Windows users should _not_ use the source command in either of the examples above, but should instead execute the activate script from the command shell as follows:


It may be hard to keep track of numerous virtual environments manually, therefore the dependency management lesson presents a higher level tool, Pipenv, that keeps track of a distinct virtual environment for each project and application you work on.

Installing from PyPI

Most people use pip to install packages from the Python Package Index by specifying a set of requirements before they run an install command. An optional version specifier follows the project name in a requirement specifier. PEP 440 includes a complete list of all presently supported specifiers. Here are a few real-world instances.

The most recent version of "SomeProject" may be installed by following these steps:

py -m pip install "SomeProject"

To install a specific version:

py -m pip install "SomeProject==1.4"

To install greater than or equal to one version and less than another:

py -m pip install "SomeProject>=1,<2"

Source Distributions vs Wheels

While pip may install from either Source Distributions (sdist) or Wheels, if both are available on PyPI, pip will opt for the more suitable Wheel. Use the –no-binary argument to disable pip's default behaviour.

It is possible to install a project with compiled extensions more quickly by using wheels instead of source distributions.

Instead of rebuilding the source distribution in the future, pip will locally construct a wheel and cache it for future installs if it cannot locate one to install.

Upgrading packages

Upgrade an already installed SomeProject to the latest from PyPI.

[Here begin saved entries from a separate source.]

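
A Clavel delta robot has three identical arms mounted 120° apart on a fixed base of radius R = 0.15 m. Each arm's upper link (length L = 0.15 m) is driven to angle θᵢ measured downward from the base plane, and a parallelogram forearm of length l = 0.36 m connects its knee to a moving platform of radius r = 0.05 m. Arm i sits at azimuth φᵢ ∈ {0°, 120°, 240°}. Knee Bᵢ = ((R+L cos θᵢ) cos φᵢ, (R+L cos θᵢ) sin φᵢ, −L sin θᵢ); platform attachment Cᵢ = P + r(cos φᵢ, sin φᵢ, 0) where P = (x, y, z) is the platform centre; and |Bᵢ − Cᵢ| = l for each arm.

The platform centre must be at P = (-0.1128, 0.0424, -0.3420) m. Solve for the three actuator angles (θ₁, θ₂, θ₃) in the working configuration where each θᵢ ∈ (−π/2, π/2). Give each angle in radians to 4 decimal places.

rotate P by −φ1: (-0.1128, 0.0424, -0.3420)
  A cos θ + B sin θ = C:  0.2128·cos θ + -0.3420·sin θ = -0.1898
  γ=atan2(-0.3420,0.2128)=-1.0142;  ψ=arccos(-0.4712)=2.0615;  θ1=γ+ψ≈1.0473
arm 2 (φ=120.0°): x'=0.0931, y'=0.0765
  e−x'=0.0069;  (l²−L²−(e−x')²−y'²−z²)/2L = -0.0525
  θ2 = atan2(B,A) + arccos(C/0.3421) = 0.1743
φ3=240.0° → target in arm frame (0.0197, -0.1189)
  A=0.0803, B=-0.3420, C=(l²−L²−A²−y'²−z²)/(2L)=-0.1015
  θ3 = atan2(B,A) + arccos(C/0.3513) = 0.5238

θ₁ = 1.0473, θ₂ = 0.1743, θ₃ = 0.5238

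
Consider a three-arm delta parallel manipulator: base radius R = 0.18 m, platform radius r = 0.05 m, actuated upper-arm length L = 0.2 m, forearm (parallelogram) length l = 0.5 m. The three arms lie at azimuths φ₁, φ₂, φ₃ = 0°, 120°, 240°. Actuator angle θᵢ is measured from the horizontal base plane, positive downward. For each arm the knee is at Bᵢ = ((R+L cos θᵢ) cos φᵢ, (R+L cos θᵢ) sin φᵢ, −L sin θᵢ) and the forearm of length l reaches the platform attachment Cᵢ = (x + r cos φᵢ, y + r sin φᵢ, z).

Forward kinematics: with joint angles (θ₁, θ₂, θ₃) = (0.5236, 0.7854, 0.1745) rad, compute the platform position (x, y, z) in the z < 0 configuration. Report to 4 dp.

arm 1 at φ=0.0°: e+L cos θ1 = 0.3032;  O1 = (0.3032, 0.0000, -0.1000)
O2 = (0.2714·cos120.0°, 0.2714·sin120.0°, -0.1414) = (-0.1357, 0.2351, -0.1414)
O3 = (0.3270·cos240.0°, 0.3270·sin240.0°, -0.0347) = (-0.1635, -0.2832, -0.0347)
subtract pairs → two planes through P
linear system: -0.8778x+0.4701y = -0.0083−-0.0828z; -0.9334x+-0.5663y = 0.0062−0.1306z
det = 0.9359;  x = 0.0019+0.0155z,  y = -0.0140+0.2051z
into |P−O₁|² = l²: 1.0423z² + 0.1849z + -0.1490 = 0;  Δ = 0.6555;  z = -0.4771 or 0.2997 → z<0 root = -0.4771
x = -0.0055, y = -0.1119

(-0.0055, -0.1119, -0.4771)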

py -m pip install --upgrade SomeProject

Installing to the User Site

The user option can be used to install packages only for the current user:

py -m pip install --user SomeProject

See the pip documentation' User Installs section for additional details.

Note that in a virtual environment, the —user option has no effect; all installation commands will have an impact on the virtual environment.

This will install any command-line scripts or console entry points specified by SomeProject in the user's binary directory, regardless of whether they are already in your shell's PATH. Installing scripts to locations other than the PATH environment variable causes a warning to be shown. If the scripts aren't available in your shell after installation, you'll have to add the directory to your PATH

Python -m site —user-base and bin may be used to locate the user base binary directory on Linux and macOS. For example, if you want to print /.local (with extended to the absolute path to your home directory), you'll have to add /.local/bin to your PATH environment variable. Changing /.profile will permanently alter your PATH.

If you're using Windows, do py -m site —user-site to locate the user base binary directory and then replace site-packages with Scripts. C:UsersUsernameAppDataRoamingPython36site-packages, for example, might return, and you'd have to change your PATH to include it.